Given an array of N integers a1,a2,a3,....., aN find the maximum subarray(non-empty) sum of the given array.

NOTE: An array B is a subarray of an array A if B can be obtained from A by deleting several (possibly, zero, or all) elements from the beginning and several (possibly, zero or all) elements from the end. In particular, an array is a subarray of itself.

For example:

Array A[] = [-1, 2, -2, 5, 7, -3, 1]

Maximum subarray sum -> 12

Subarray(0-Based indexed) from index 1 to 4 -> [2, -2, 5, 7] and subarray(0-Based indexed) from index 3 to 4 -> [5, 7] have sum 12.

The idea of Kadane’s algorithm is to maintain a maximum subarray sum ending at every index ‘i’ of the given array and update the maximum sum obtained by comparing it with the maximum sum of the subarray ending at every index ‘i’.

At any given index ‘i’ of the array, we can either:

• Append the element at index ‘i’ to the maximum sum subarray(so just add the element at index ‘i’ to the maximum you’ve found so far).
• Start a new subarray starting from index ‘i’.

Appending an element at index ‘i’ to the maximum sum subarray obtained so far is beneficial if the sum till index ‘i-1’ is non-negative, otherwise it is better to start a new subarray starting from index ‘i’ and update the maximum sum obtained accordingly.

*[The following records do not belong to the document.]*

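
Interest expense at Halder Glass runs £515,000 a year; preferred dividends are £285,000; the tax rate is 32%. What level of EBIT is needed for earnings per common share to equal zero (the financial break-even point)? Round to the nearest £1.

£934,118

Grossing the preferred dividend up to pre-tax terms: £285,000 / (1 − 0.32) = £419,117.65.
EPS = 0 when EBIT covers interest plus the pre-tax preferred burden: £515,000 + £419,117.65 = £934,117.65.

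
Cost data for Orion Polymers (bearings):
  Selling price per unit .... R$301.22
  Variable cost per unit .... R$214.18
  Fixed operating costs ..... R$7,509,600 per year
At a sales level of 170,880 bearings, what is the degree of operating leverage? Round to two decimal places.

Total contribution margin = 170,880 × R$87.04 = R$14,873,395.20.
EBIT = R$14,873,395.20 − R$7,509,600 = R$7,363,795.20.
Degree of operating leverage = R$14,873,395.20 / R$7,363,795.20 = 2.0198.

2.02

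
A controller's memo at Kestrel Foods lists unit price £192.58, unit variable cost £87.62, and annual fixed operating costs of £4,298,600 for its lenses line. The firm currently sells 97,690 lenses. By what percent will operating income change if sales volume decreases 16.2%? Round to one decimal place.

Contribution at this volume is 97,690 × £104.96 = £10,253,542.40.
Operating income = contribution − fixed costs = £10,253,542.40 − £4,298,600 = £5,954,942.40.
DOL = contribution ÷ EBIT = £10,253,542.40 ÷ £5,954,942.40 = 1.7219.
Operating income changes by 1.7219 × -16.2% = -27.9%.

-27.9%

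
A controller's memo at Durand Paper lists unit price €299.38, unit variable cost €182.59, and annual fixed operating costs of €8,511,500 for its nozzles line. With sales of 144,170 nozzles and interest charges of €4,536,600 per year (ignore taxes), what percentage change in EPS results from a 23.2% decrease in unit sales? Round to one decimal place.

Total contribution margin = 144,170 × €116.79 = €16,837,614.30.
EBIT = €16,837,614.30 − €8,511,500 = €8,326,114.30.
Interest = €4,536,600.00, so EBIT − I = €3,789,514.30.
DCL = total CM / (EBIT − I) = €16,837,614.30 / €3,789,514.30 = 4.4432.
%ΔEPS = DCL × %ΔSales = 4.4432 × -23.2% = -103.1%.

-103.1%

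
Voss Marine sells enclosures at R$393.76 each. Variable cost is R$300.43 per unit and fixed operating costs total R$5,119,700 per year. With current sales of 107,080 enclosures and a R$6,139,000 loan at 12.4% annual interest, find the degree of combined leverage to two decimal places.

Total contribution margin = 107,080 × R$93.33 = R$9,993,776.40.
Operating income = contribution − fixed costs = R$9,993,776.40 − R$5,119,700 = R$4,874,076.40. Interest = R$761,236.00.
DOL = R$9,993,776.40 ÷ R$4,874,076.40 = 2.0504; DFL = R$4,874,076.40 ÷ R$4,112,840.40 = 1.1851.
Combined leverage = 2.0504 × 1.1851 = 2.4299.

2.43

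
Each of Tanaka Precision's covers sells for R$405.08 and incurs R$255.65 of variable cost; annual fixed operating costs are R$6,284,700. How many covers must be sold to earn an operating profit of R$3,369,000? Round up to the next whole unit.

Each unit contributes R$405.08 − R$255.65 = R$149.43.
Need Q such that Q × R$149.43 − R$6,284,700 = R$3,369,000, i.e. Q = R$9,653,700 / R$149.43 = 64,603.49 → 64,604.

64,604 covers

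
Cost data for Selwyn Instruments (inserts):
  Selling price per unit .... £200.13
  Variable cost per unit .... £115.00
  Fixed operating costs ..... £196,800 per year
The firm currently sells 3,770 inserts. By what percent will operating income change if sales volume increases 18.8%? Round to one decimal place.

+48.6%

At 3,770 units, contribution = 3,770 × £85.13 = £320,940.10.
Subtracting fixed costs: EBIT = £320,940.10 − £196,800 = £124,140.10.
So DOL = total CM / EBIT = £320,940.10 / £124,140.10 = 2.5853.
%ΔEBIT = DOL × %ΔSales = 2.5853 × +18.8% = +48.6%.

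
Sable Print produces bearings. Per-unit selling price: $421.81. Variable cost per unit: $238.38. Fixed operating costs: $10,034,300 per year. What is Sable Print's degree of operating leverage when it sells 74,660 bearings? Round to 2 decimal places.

3.74

Contribution at this volume is 74,660 × $183.43 = $13,694,883.80.
Subtracting fixed costs: EBIT = $13,694,883.80 − $10,034,300 = $3,660,583.80.
DOL = contribution ÷ EBIT = $13,694,883.80 ÷ $3,660,583.80 = 3.7412.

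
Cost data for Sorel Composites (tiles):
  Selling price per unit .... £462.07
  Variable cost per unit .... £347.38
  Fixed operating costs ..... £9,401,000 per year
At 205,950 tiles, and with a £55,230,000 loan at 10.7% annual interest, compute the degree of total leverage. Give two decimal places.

Contribution at this volume is 205,950 × £114.69 = £23,620,405.50.
EBIT = £23,620,405.50 − £9,401,000 = £14,219,405.50. Interest = £5,909,610.00.
DOL = £23,620,405.50 ÷ £14,219,405.50 = 1.6611; DFL = £14,219,405.50 ÷ £8,309,795.50 = 1.7112.
Combined leverage = 1.6611 × 1.7112 = 2.8425.

2.84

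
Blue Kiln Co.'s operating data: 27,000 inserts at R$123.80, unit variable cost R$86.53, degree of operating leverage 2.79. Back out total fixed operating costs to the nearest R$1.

At 27,000 units, contribution = 27,000 × R$37.27 = R$1,006,290.00.
Since DOL = CM ÷ EBIT, EBIT = R$1,006,290.00 ÷ 2.79 = R$360,677.42.
And FC = contribution − EBIT = R$1,006,290.00 − R$360,677.42 = R$645,613.

R$645,613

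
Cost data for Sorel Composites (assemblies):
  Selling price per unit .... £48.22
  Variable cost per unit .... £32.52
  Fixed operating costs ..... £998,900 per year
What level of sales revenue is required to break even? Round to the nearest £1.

£3,067,959

Contribution margin per unit = £48.22 − £32.52 = £15.70, a CM ratio of £15.70 ÷ £48.22 = 0.3256.
Break-even revenue = fixed costs × price ÷ CM = £998,900 × £48.22 ÷ £15.70 = £3,067,959.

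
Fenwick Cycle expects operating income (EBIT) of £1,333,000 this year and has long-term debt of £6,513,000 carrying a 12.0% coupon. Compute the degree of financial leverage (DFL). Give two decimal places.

2.42

Annual interest charges come to £781,560.00.
Degree of financial leverage = EBIT / (EBIT − interest) = £1,333,000 / £551,440.00 = 2.4173.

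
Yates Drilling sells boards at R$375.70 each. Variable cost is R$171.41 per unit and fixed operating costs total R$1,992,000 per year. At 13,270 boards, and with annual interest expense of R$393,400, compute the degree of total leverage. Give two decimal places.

8.33

At 13,270 units, contribution = 13,270 × R$204.29 = R$2,710,928.30.
Subtracting fixed costs: EBIT = R$2,710,928.30 − R$1,992,000 = R$718,928.30. Interest = R$393,400.00, so EBIT − I = R$325,528.30.
DCL = contribution ÷ (EBIT − I) = R$2,710,928.30 ÷ R$325,528.30 = 8.3278.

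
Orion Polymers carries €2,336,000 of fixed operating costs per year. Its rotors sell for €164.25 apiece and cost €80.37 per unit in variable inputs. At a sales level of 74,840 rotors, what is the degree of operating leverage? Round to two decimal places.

Total contribution margin = 74,840 × €83.88 = €6,277,579.20.
Subtracting fixed costs: EBIT = €6,277,579.20 − €2,336,000 = €3,941,579.20.
Degree of operating leverage = €6,277,579.20 / €3,941,579.20 = 1.5927.

1.59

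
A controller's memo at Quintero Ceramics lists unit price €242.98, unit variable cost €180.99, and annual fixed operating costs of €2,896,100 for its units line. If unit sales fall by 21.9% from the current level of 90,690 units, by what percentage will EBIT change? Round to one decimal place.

-45.2%

At 90,690 units, contribution = 90,690 × €61.99 = €5,621,873.10.
Subtracting fixed costs: EBIT = €5,621,873.10 − €2,896,100 = €2,725,773.10.
Degree of operating leverage = €5,621,873.10 / €2,725,773.10 = 2.0625.
Operating income changes by 2.0625 × -21.9% = -45.2%.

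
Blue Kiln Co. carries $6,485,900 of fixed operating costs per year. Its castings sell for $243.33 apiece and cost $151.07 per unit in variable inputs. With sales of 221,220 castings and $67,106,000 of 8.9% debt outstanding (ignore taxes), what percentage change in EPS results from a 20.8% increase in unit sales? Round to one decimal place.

At 221,220 units, contribution = 221,220 × $92.26 = $20,409,757.20.
EBIT = $20,409,757.20 − $6,485,900 = $13,923,857.20.
After interest of $5,972,434.00, pre-tax earnings = $7,951,423.20.
Degree of combined leverage = contribution ÷ (EBIT − I) = $20,409,757.20 ÷ $7,951,423.20 = 2.5668.
EPS therefore changes by 2.5668 × (+20.8%) = +53.4%.

+53.4%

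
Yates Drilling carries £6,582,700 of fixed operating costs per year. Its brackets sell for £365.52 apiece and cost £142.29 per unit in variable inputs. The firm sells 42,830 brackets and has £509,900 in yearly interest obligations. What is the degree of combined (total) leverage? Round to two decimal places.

3.87

Contribution at this volume is 42,830 × £223.23 = £9,560,940.90.
EBIT = £9,560,940.90 − £6,582,700 = £2,978,240.90. Interest = £509,900.00.
DOL = £9,560,940.90 ÷ £2,978,240.90 = 3.2103; DFL = £2,978,240.90 ÷ £2,468,340.90 = 1.2066.
Combined leverage = 3.2103 × 1.2066 = 3.8735.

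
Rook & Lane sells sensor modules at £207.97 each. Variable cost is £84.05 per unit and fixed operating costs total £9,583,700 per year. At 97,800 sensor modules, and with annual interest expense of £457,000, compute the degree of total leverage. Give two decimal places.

5.83

At 97,800 units, contribution = 97,800 × £123.92 = £12,119,376.00.
Operating income = contribution − fixed costs = £12,119,376.00 − £9,583,700 = £2,535,676.00. Interest = £457,000.00.
DOL = £12,119,376.00 ÷ £2,535,676.00 = 4.7795; DFL = £2,535,676.00 ÷ £2,078,676.00 = 1.2199.
DCL = DOL × DFL = 4.7795 × 1.2199 = 5.8305.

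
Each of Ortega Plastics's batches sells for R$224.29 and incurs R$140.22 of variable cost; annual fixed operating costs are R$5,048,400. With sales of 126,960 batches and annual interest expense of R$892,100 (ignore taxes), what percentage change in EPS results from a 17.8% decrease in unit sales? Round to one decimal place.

-40.1%

Contribution at this volume is 126,960 × R$84.07 = R$10,673,527.20.
EBIT = R$10,673,527.20 − R$5,048,400 = R$5,625,127.20.
Interest = R$892,100.00, so EBIT − I = R$4,733,027.20.
DCL = total CM / (EBIT − I) = R$10,673,527.20 / R$4,733,027.20 = 2.2551.
EPS therefore changes by 2.2551 × (-17.8%) = -40.1%.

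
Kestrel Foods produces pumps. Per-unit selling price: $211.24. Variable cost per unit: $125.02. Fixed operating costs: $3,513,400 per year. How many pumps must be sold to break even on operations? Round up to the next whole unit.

40,750 pumps

Unit CM = price − variable cost = $211.24 − $125.02 = $86.22.
Break-even Q = $3,513,400 / $86.22 = 40,749.25 → 40,750 pumps.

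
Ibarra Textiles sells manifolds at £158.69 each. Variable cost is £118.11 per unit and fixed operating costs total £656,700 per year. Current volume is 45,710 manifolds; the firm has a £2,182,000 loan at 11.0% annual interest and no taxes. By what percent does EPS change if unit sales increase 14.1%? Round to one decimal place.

Contribution at this volume is 45,710 × £40.58 = £1,854,911.80.
Operating income = contribution − fixed costs = £1,854,911.80 − £656,700 = £1,198,211.80.
Interest = £240,020.00, so EBIT − I = £958,191.80.
DCL = total CM / (EBIT − I) = £1,854,911.80 / £958,191.80 = 1.9358.
%ΔEPS = DCL × %ΔSales = 1.9358 × +14.1% = +27.3%.

+27.3%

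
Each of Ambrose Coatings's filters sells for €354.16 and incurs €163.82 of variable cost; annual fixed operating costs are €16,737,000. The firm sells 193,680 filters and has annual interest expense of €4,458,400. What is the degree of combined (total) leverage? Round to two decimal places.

Total contribution margin = 193,680 × €190.34 = €36,865,051.20.
EBIT = €36,865,051.20 − €16,737,000 = €20,128,051.20. Interest = €4,458,400.00.
DOL = €36,865,051.20 ÷ €20,128,051.20 = 1.8315; DFL = €20,128,051.20 ÷ €15,669,651.20 = 1.2845.
DCL = DOL × DFL = 1.8315 × 1.2845 = 2.3526.

2.35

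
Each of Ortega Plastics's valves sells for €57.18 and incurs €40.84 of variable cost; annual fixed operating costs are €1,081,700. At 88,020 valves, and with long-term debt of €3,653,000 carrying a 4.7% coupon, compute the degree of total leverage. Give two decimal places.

7.78

At 88,020 units, contribution = 88,020 × €16.34 = €1,438,246.80.
Subtracting fixed costs: EBIT = €1,438,246.80 − €1,081,700 = €356,546.80. Interest = €171,691.00, so EBIT − I = €184,855.80.
DCL = contribution ÷ (EBIT − I) = €1,438,246.80 ÷ €184,855.80 = 7.7804.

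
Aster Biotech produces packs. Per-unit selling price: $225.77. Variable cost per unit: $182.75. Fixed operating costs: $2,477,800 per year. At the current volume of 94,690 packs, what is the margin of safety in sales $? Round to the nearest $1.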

For Example: Consider the given array A[] = [1, -2, -3, 4, -1, 2, 1]. Element denotes the current element at index ‘i’, MaxSum is the maximum sum obtained so far till index ‘i’, Sum denotes the current sum obtained.

``````
Initialize Sum to 0, MaxSum to INT_MIN
for i = 0
A[i] = 1,
Sum = Sum + A[i] = 1
MaxSum = max(MaxSum,Sum) = 1

for i = 1
A[i] = -2
Sum = Sum + A[i] = -1
MaxSum = max(MaxSum,Sum) = 1

Since Sum is negative, there is no point in appending the current sum obtained to the next element, so Sum = 0 i.e It is better to start a new subarray from the next index.

for i = 2
A[i] = -3
Sum = Sum + A[i] = -3
MaxSum = max(MaxSum,Sum) = 1

Again, since Sum is negative, there is no point in appending the current sum obtained to the next element, so Sum = 0 i.e It is better to start a new subarray from the next index.

for i = 3
A[i] = 4
Sum = Sum + A[i] = 4
MaxSum = max(MaxSum,Sum) = 4

for i = 4
A[i] = -1
Sum  = Sum + A[i] = 3
MaxSum = max(MaxSum,Sum) = 4

Even if the element at A[i] is negative, the overall current sum is non-negative, so we retain the current sum to look for possible better options on appending the next elements. We have already updated the MaxSum for the subarray ending at index 3.

for i = 5
A[i] = 2
Sum = Sum + A[i] = 5
MaxSum = max(MaxSum,Sum) = 5

for i = 6
A[i] = 1
Sum  = Sum + A[i] = 6
MaxSum = max(MaxSum,Sum) = 6``````

Pseudocode:

``````function Kadane(arr, N)

//	Initializing curSum to 0 and maxSum to min value, denoting an empty subarray
curSum = 0
maxSum = INT_MIN

for idx = 0 to N-1
curSum = curSum + arr[idx]
// 	Taking the max of maxSum and the curSum of the subarray
maxSum = max(maxSum,curSum)

// 	Checking if the curSum becomes negative
if curSum < 0
curSum = 0

return maxSum``````

Time complexity: O(N), where N is the number of elements in the array, as we traverse the array once to get the maximum subarray sum.

Space complexity: O(1), as no extra space is required.